ProbeVue in Action: Monitoring the Queue Depth of Disks

Disk and storage systems support Tagged Command Queuing, i.e. connected servers can send multiple I/O jobs to the disk or storage system without waiting for older I/O jobs to finish. The number of I/O requests you can send to a disk before you have to wait for older I/O requests to complete can be configured using the hdisk queue_depth attribute on AIX. For many hdisk types, the value 20 for the queue_depth is the default value. In general, most storage systems allow even greater values for the queue depth.

With the help of ProbeVue, the utilization of the disk queue can be monitored very easily.

Starting with AIX 7.1 TL4 or AIX 7.2 TL0, AIX supports the I/O Probe Manager. This makes it easy to trace events in AIX’s I/O stack. If an I/O is started by the disk driver, this is done via the iostart function in the kernel, the request is forwarded to the adapter driver and then passed to the storage system via the host bus adapter. Handling the response is done by the iodone function in the kernel. The I/O Probe Manager supports (among others) probe events at these locations:

@@io:disk:iostart:read:<filter>
@@io::disk:iostart:write:<filter>
@@io:disk:iodone:read:<filter>
@@io::disk:iodone:write:<filter>

As a filter, e.g. a hdisk name like hdisk2 can be specified. The probe points then only trigger events for the disk hdisk2. This allows to perform an action whenever an I/O for a hdisk begins or ends. This would allow to measure how long an I/O operation takes or just to count how many I/Os are executed. In our example, we were interested in the utilization of the disk queue, i.e. the number of I/Os sent to the disk which are not yet completed. The I/O Probe Manager has a built-in variable __diskinfo for the iostart and iodone I/O probe events with the following fields (https://www.ibm.com/support/knowledgecenter/en/ssw_aix_72/com.ibm.aix .genprogc / probevue_man_io.htm):

name          char*     Name of the disk.
…
queue_depth   int       The queue depth of the disk (value from ODM)
cmds_out      int       Number of outstanding I/Os
…

The cmds_out field indicates how many I/Os have already been sent to the disk for which the I/O has not yet been completed (response has not yet arrived at the server).
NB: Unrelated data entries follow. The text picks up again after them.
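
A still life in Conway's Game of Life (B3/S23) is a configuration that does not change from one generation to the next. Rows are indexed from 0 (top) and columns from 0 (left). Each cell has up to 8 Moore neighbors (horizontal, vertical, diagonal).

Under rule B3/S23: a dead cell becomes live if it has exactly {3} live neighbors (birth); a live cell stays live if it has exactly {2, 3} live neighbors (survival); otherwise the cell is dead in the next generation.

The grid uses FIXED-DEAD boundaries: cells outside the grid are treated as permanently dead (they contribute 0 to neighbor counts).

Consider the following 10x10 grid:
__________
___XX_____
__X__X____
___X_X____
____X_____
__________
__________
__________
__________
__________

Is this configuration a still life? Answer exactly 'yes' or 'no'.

Compute generation 1 and compare to generation 0 (given above):
Generation 1:
__________
___XX_____
__X__X____
___X_X____
____X_____
__________
__________
__________
__________
__________
The grids are IDENTICAL -> still life.

Answer: yes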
The following section of code determines the minimum, maximum, and average number of entries in the disk queue:

@@io:disk:iostart:*:hdisk0     // Only I/Os for hdisk0 are considered
{
   queue = __iopath->cmds_out; // Store number of outstanding I/Os in variable queue
   ++numIO;                    // Number of I/Os (used for calculating the average)
   avg += queue;               // Add number of outstanding I/Os to variable avg
   if ( queue < min )
      min = queue;             // Check if minimum
   if ( queue > max )
      max = queue;             // Check if maximum
}

The calculated values are then printed once per second using the interval probe manager:

@@interval:*:clock:1000
{
   if ( numIO == 0 )
      numIO = 1;    // Prevent division by 0 when calculating the average
   if ( min > max )
      min = max;
   printf( "%5d  %5d  %5d\n" , min , avg/numIO , max );
   min = 100000;   // Reset variables for the next interval
   avg = 0;
   max = 0;
   numIO = 0;
}

The full script is available for download on our website: ioqueue.e.
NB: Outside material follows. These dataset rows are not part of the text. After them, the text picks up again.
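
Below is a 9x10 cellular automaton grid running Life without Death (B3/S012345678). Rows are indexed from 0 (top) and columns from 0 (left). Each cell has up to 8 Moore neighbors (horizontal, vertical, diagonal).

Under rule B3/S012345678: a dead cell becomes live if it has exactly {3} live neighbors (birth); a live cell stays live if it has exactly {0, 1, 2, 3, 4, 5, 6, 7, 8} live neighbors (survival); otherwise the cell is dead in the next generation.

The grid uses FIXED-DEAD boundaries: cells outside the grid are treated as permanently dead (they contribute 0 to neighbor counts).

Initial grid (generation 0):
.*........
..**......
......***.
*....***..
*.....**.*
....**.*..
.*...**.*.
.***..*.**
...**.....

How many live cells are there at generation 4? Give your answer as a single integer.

Answer: 54

Derivation:
Simulating step by step:
Generation 0 (given above): 29 live cells
Generation 1: 35 live cells
.**.......
..**...*..
.....****.
*....***..
*...*.**.*
....**.*..
.*.*.**.**
.***..*.**
...**.....
Generation 2: 42 live cells
.***......
.***...**.
....*****.
*...****..
*...*.**.*
...***.*.*
.*.*.**.**
.***..*.**
...**.....
Generation 3: 47 live cells
.***......
.***.*.**.
.**.*****.
*..*****..
*...*.**.*
..****.*.*
.*.*.**.**
.***..*.**
...**.....
Generation 4: 54 live cells
.****.....
****.*.**.
***.*****.
*.******..
***.*.**.*
.*****.*.*
.*.*.**.**
.***..*.**
...**.....
Population at generation 4: 54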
Here is a sample run of the script for the disk hdisk13:

# ./ioqueue.e hdisk13
  min    avg    max
    1      1      2
    1      1      9
    1      1      2
    1      1      8
    1      1      2
    1      1      2
    1      1      8
    1      1     10
    1      1      2
    1      1      1
    1      1     10
    1      1      2
    1      1     11
...

The script expects an hdisk as an argument, and then outputs once per second the values determined for the specified hdisk.
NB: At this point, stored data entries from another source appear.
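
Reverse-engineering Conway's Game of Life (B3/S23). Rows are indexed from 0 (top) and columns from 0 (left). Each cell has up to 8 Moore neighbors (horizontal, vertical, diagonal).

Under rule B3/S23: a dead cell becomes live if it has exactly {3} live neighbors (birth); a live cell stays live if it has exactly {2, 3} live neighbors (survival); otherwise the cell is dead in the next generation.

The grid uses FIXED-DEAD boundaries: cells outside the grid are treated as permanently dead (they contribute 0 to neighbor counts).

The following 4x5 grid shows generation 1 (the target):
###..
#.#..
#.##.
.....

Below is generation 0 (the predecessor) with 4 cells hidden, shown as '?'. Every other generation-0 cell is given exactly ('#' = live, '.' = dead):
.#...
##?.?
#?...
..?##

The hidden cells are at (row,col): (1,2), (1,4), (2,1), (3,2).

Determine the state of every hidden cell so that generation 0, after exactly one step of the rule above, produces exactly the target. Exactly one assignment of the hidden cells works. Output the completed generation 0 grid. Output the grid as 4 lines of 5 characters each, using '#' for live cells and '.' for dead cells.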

In the example output you can see that the maximum number of entries in the disk queue is 11. An increase of the attribute queue_depth therefore makes no sense from a performance perspective.

Here’s another example:

# ./ioqueue.e hdisk21
  min    avg    max
    9     15     20
   11     17     20
   15     19     20
   13     19     20
   14     19     20
   17     18     20
   18     18     19
   16     19     20
   13     18     20
   18     19     19
   17     19     20
   18     19     20
   17     19     19
...

In this case, the maximum value of 20 (the hdisk21 has a queue_depth of 20) is reached on a regular basis. Increasing the queue_depth can improve throughput in this case.

Of course, the sample script can be expanded in various ways; to determine the throughput in addition, or the waiting time of I/Os in the wait queue, or even the position and size of each I/O on the disk. This example just shows how easy it is to get information about I/Os using ProbeVue.